Christians believe that their answer rules out such thought of cosmic coincidence. They believe that there is a higher intelligence not limited by the realm of time and space. They believe that God himself has come to us in the person and work of Jesus Christ.
“He is the image of the invisible God, the firstborn over all creation,” the apostle Paul wrote centuries ago, “For by him all things were created: things in heaven and on earth, visible and invisible…all things were created by him and for him.
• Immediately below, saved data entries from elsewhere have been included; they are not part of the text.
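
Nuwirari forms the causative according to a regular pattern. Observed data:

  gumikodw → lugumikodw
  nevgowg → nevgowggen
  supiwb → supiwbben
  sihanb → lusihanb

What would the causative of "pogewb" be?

supiwb and sihanb both end in -b yet inflect differently (supiwbben, lusihanb), so the final letter is not what conditions the rule; the second-to-last letter is.
"pogewb" has second-to-last letter 'w'. The stems whose second-to-last letter is 'w' (supiwb → supiwbben, nevgowg → nevgowggen) double the final consonant and add -en.
The other pattern: stems whose second-to-last letter is 'd' or 'n' add the prefix lu-.
So pogewb → pogewbben.

pogewbben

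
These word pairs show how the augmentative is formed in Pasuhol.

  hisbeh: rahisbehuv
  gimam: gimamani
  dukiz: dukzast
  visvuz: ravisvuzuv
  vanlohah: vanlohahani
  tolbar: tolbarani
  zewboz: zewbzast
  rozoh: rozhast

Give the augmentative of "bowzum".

vanlohah and rozoh both end in -h yet inflect differently (vanlohahani, rozhast), so the final letter is not what conditions the rule; the last vowel is.
"bowzum" has last vowel 'u'. The one such stem in the data (visvuz → ravisvuzuv) adds ra- … -uv around the stem, so the same rule applies.
The other patterns: stems whose last vowel is 'a' add -ani; stems whose last vowel is 'i' or 'o' delete the last vowel and add -ast.
So bowzum → rabowzumuv.

rabowzumuv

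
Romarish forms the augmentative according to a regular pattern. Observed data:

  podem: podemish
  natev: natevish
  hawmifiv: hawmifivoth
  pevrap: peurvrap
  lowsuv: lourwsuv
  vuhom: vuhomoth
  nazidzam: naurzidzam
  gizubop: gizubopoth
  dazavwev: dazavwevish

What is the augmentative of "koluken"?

kolukenish

hawmifiv and dazavwev both end in -v yet inflect differently (hawmifivoth, dazavwevish), so the final letter is not what conditions the rule; the last vowel is.
"koluken" has last vowel 'e'. The stems whose last vowel is 'e' (dazavwev → dazavwevish, natev → natevish, podem → podemish) add -ish.
The other patterns: stems whose last vowel is 'i' or 'o' add -oth; stems whose last vowel is 'a' or 'u' insert -ur- after the first vowel.
So koluken → kolukenish.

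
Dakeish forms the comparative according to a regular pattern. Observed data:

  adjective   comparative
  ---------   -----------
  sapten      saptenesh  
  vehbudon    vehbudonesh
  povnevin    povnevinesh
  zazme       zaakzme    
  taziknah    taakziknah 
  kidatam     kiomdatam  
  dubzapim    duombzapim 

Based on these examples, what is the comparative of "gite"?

giakte

"gite" ends in -e. The one such stem in the data (zazme → zaakzme) inserts -ak- after the first vowel (as does taziknah), so the same rule applies.
The other patterns: stems ending in -m insert -om- after the first vowel; stems ending in -n add -esh.
So gite → giakte.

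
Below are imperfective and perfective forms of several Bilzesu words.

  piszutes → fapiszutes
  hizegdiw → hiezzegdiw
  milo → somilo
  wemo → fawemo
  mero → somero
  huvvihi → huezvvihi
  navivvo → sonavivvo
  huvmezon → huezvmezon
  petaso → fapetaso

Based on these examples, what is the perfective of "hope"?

hoezpe

navivvo and petaso both end in -o yet inflect differently (sonavivvo, fapetaso), so the final letter is not what conditions the rule; the first letter is.
"hope" begins with h-. The stems beginning with h- (hizegdiw → hiezzegdiw, huvvihi → huezvvihi, huvmezon → huezvmezon) insert -ez- after the first vowel.
So hope → hoezpe.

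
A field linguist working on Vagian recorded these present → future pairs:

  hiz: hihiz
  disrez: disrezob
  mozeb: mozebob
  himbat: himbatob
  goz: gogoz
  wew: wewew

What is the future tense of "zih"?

goz and disrez both end in -z yet inflect differently (gogoz, disrezob), so the final letter is not what conditions the rule; the number of vowels is.
"zih" has 1 vowel. The stems with 1 vowel (goz → gogoz, hiz → hihiz, wew → wewew) repeat the first consonant+vowel as a prefix.
The other pattern: stems with 2 vowels add -ob.
So zih → zizih.

zizih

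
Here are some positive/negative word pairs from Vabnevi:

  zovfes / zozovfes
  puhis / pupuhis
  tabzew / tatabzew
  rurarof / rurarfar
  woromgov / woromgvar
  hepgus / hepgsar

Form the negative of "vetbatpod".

zovfes and hepgus both end in -s yet inflect differently (zozovfes, hepgsar), so the final letter is not what conditions the rule; the last vowel is.
"vetbatpod" has last vowel 'o'. The stems whose last vowel is 'o' (rurarof → rurarfar, woromgov → woromgvar) delete the last vowel and add -ar.
The other pattern: stems whose last vowel is 'e' or 'i' repeat the first consonant+vowel as a prefix.
So vetbatpod → vetbatpdar.

vetbatpdar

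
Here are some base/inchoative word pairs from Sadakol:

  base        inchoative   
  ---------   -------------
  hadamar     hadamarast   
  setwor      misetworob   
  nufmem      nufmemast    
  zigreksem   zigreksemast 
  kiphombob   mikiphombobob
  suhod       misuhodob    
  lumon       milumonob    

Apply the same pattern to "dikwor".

midikworob

setwor and hadamar both end in -r yet inflect differently (misetworob, hadamarast), so the final letter is not what conditions the rule; the last vowel is.
"dikwor" has last vowel 'o'. The stems whose last vowel is 'o' (kiphombob → mikiphombobob, lumon → milumonob, suhod → misuhodob) add mi- … -ob around the stem.
The other pattern: stems whose last vowel is 'a' or 'e' add -ast.
So dikwor → midikworob.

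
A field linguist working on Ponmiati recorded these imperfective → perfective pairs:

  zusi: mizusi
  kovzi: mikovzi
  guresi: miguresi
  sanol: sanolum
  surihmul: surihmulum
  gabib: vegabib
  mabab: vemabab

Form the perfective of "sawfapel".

sawfapelum

zusi and gabib both have last vowel 'i' yet inflect differently (mizusi, vegabib), so the last vowel is not what conditions the rule; the final letter is.
"sawfapel" ends in -l. The stems ending in -l (sanol → sanolum, surihmul → surihmulum) add -um.
The other patterns: stems ending in -i add the prefix mi-; stems ending in -b add the prefix ve-.
So sawfapel → sawfapelum.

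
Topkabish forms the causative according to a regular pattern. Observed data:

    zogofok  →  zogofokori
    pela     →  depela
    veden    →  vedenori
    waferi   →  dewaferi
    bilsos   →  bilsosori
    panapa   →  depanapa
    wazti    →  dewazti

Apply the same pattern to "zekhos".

zekhosori

veden and wazti both have 2 vowels yet inflect differently (vedenori, dewazti), so the number of vowels is not what conditions the rule; whether the stem ends in a vowel or a consonant is.
"zekhos" ends in a consonant. The stems ending in a consonant (veden → vedenori, zogofok → zogofokori, bilsos → bilsosori) add -ori.
So zekhos → zekhosori.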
He is before all things, and in him all things hold together” (Colossians 1:15-17).
What this means for scientists and lay people, those with little formal education and graduate students, the rich and the poor, the young and the old alike, is that there is glorious good news: There is purpose and meaning both for the cosmos and for each individual human life.
In the words of the evangelical thinker Francis Schaeffer: “The universe had a personal beginning . . . Before ‘in the beginning’ the personal was already there. Love and thought and communication existed prior to the creation of the heavens and the earth” (Genesis in Space and Time, page 21).
We, the created, are coming to understand our Creator. The challenge is to take the next logical step: to live in the light of that knowledge.